New book Double Orbit from photographer Grégoire Pujade-Lauraine captures the strange everyday of our built environment
Double Orbit, a new book from French photographer Grégoire Pujade-Lauraine, is a reflective visual study of everyday built environments on the peripheries of large metropolises across Europe and the US. The images reveal the sometimes cryptic symbols hidden in buildings, etched across their surfaces or embedded in their shadows.
While one by one the photographs seem to capture the mundanity of the overlooked urban environment, together they tell a story of how our buildings mirror, and shape, society. ‘By representing details of our man-made built environment, [the images] convey a sense of wonder at the enigma of our visual surroundings, like a labyrinth of involuntary symbols connecting to one another,’ Pujade-Lauraine tells ICON. The photographs reflect, he adds, ‘on the silent life of the world we have constructed for ourselves.’
Here, Pujade-Lauraine tells us the stories behind some of our favourite images from the book:
‘This architectural element links a 19th-century edifice (on the right) and a much more recent, mirrored building (on the left).
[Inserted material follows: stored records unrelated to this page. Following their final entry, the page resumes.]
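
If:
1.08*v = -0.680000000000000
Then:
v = -0.63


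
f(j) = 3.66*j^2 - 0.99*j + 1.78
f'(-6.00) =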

As it turns out this falls between what are nowadays a bank (the older, more elaborate one) and a student healthcare and immigration centre. It reminded me of a contemporary, somewhat pastiched Bridge of Sighs. The confrontation of eras (down to the Palladian, antique-inspired temple elements) and the floating, mirrored, uncanny structure drove me to try and convey through this photograph the idea of cycles of time and space being intertwined.’
‘A sunset on an otherworldly grid of white pyramids, this is incidentally part of a swimming pool complex in London. The location is pretty much where the Crystal Palace used to stand. “Crystal Palace” was actually the early working title for this book, it conveyed the ambiguity of being inner and outer, sturdy and fragile – a palace made of crystal, and, in the case of the more famous London iteration, one that was eventually burnt to the ground.’
‘This is a concrete adornment of a flight of stairs in a utopian mix of 1970s commercial and residential architecture in the northern suburbs of Paris – an architectural conception based on the notion of ‘islands’, that has proven with time to backfire at least in socio-economical terms. The abstract yet complex form evoked, to me, representations of the Tablets of the Law, but also more playfully a sort of petrified version of some of the early colourful semi-transparent iMacs; in short, spirituality, technology, hope and utopia, magnified by the eerie filtered light falling on it.’
‘This is from a pretty old-school zoo in Spain. Strangely this is one of the more organic forms in the book, concrete trees more lively than the Martel Brothers’, toying with the contradiction of being seemingly living and motionless; real, tangible, yet an imitation. The softness of the lateral light enhances their monochromatic volume, as if they were snakes, or arms, or ropes, ready to reach out through their entanglement.’
‘I know very little of this sculptural stone wall, but this photograph was taken probably in 2009 or 2010 in the southern vicinity of Paris – the wall has been destroyed since. I remember it to be under a tunnel, part of a series of decorative mock-architecture along a canal. I think I kept the image all this time as it harboured ideas of absurd undertakings, like an allegory of our human constructing folly.’